There was no clear trail but there were posts with numbers on them from number 1 to 45. With no clear trails, you just need to look for the posts. It is actually pretty cool so you know how long you’ve come and how far away you are from the summit. I think it would be no problem doing the hike on your own with no local guide but as it was my first real hike ever, having a guide was much comforting. The hike was beautiful. The scenery was spectacular! There was no cloud so you can see all the way to Faial island. The view made me realized how remote I actually was. I was just half way through and the view was awesome already!!
The higher I was, the steeper the trail got. Hiking turned into a bit of climbing. I was exhausted. It made me realized how out of shape I was but I had to keep going. The old ladies of the age around 50–60 years old from another group were passing us with a smile on their faces and no sign of exhaustion. They gave me some motivation. If they can do it so can I. It was a big effort for me until I got to the crater. Standing at the edge of the crater, the summit seemed to be just a hand reach away!! BUT ooooh it was definitely a lot more than a reach away!
The summiting was hard!! We spent some time climbing up with both our hands and feet! but I made it!! The view from 2,351 meters above sea level was awesome!! I could see nearby islands down below.
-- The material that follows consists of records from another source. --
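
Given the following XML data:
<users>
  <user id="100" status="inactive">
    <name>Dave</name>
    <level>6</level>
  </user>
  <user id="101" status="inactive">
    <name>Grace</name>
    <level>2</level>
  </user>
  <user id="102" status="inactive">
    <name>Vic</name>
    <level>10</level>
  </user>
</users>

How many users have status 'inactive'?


Counting users with status='inactive':
  Dave (id=100) -> MATCH
  Grace (id=101) -> MATCH
  Vic (id=102) -> MATCH
Count: 3

ANSWER: 3


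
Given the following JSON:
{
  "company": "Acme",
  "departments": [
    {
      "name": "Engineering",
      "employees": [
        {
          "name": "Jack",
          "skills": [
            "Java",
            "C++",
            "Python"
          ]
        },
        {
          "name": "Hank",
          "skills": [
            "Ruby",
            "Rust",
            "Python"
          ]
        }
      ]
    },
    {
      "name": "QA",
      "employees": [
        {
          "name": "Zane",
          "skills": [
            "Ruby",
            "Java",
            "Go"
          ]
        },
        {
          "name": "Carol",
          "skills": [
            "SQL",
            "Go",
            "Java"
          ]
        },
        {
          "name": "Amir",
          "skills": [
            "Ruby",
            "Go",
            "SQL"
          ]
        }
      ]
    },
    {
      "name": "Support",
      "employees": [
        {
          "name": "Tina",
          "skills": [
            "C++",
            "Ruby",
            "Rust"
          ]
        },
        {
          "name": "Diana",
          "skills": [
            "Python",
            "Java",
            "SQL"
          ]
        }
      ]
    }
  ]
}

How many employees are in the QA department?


Path: departments[1].employees
Count: 3

ANSWER: 3


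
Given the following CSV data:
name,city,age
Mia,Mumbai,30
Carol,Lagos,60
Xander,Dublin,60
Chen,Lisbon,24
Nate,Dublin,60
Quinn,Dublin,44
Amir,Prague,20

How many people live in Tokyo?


Scanning city column for 'Tokyo':
Total matches: 0

ANSWER: 0


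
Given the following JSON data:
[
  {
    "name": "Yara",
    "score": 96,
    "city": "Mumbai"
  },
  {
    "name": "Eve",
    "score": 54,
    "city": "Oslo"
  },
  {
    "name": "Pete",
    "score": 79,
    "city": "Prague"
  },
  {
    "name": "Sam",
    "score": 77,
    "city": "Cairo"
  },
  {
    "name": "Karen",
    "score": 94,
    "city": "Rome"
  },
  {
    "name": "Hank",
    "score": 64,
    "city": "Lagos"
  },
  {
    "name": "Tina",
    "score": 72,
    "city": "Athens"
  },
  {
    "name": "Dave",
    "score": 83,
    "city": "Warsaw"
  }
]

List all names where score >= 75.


Filtering records where score >= 75:
  Yara (score=96) -> YES
  Eve (score=54) -> no
  Pete (score=79) -> YES
  Sam (score=77) -> YES
  Karen (score=94) -> YES
  Hank (score=64) -> no
  Tina (score=72) -> no
  Dave (score=83) -> YES


ANSWER: Yara, Pete, Sam, Karen, Dave


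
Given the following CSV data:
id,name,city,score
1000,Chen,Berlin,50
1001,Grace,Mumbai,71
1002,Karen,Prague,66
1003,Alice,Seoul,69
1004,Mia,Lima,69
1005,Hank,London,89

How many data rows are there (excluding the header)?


Counting rows (excluding header):
Header: id,name,city,score
Data rows: 6

ANSWER: 6


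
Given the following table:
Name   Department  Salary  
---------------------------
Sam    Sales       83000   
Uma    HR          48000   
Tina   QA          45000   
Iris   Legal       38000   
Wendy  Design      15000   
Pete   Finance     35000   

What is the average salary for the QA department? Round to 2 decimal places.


QA department members:
  Tina: 45000
Sum = 45000
Count = 1
Average = 45000 / 1 = 45000.00

ANSWER: 45000.00


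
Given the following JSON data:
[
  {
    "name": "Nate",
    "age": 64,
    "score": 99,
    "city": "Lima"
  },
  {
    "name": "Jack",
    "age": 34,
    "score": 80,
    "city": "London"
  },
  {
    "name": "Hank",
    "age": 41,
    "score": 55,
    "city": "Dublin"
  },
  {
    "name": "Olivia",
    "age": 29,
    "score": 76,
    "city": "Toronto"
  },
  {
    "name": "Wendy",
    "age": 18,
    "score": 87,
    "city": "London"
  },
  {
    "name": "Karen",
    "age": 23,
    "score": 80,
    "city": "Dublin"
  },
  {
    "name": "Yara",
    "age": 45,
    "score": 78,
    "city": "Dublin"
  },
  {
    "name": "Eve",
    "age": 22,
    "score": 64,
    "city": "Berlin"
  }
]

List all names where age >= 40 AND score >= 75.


Checking both conditions:
  Nate (age=64, score=99) -> YES
  Jack (age=34, score=80) -> no
  Hank (age=41, score=55) -> no
  Olivia (age=29, score=76) -> no
  Wendy (age=18, score=87) -> no
  Karen (age=23, score=80) -> no
  Yara (age=45, score=78) -> YES
  Eve (age=22, score=64) -> no


ANSWER: Nate, Yara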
Little clouds moving beautifully. Everybody was super happy. We took a bunch of pictures then finished the food up there. Stayed there for a bit then we started to climb down to have a bit of a walk in the crater.
I thought the ascent was hard, the descent was even harder. I spent all my energy hiking up so when it was time to come down, I could barely stand still without shaking. I fell on my butt so many times because it was very slippery and I had no strength to stop it. The guide must had seen the desperation in my eyes because he turned around and gave me his trekking stick. It helped me but only a little bit. My energy was still missing. By the time I got to the bottom, I had so many bruises. But I did it!! So proud of myself as this was my first 2,000+ hike with no preparation!! (I did not learn my lesson. A year later I did something 10 times more challenging)
The next day I could not do anything. My whole body was aching and sore. I could barely walk around with crippled legs then went to the airport to catch a flight to my next destination. While waiting, I met a French couple whom I met during the shark diving and they showed me the pictures of breaching whales they saw today during their whale watching trip! My eyes burned with jealousy. I also wanted see whales! Now I gotta see those whales!!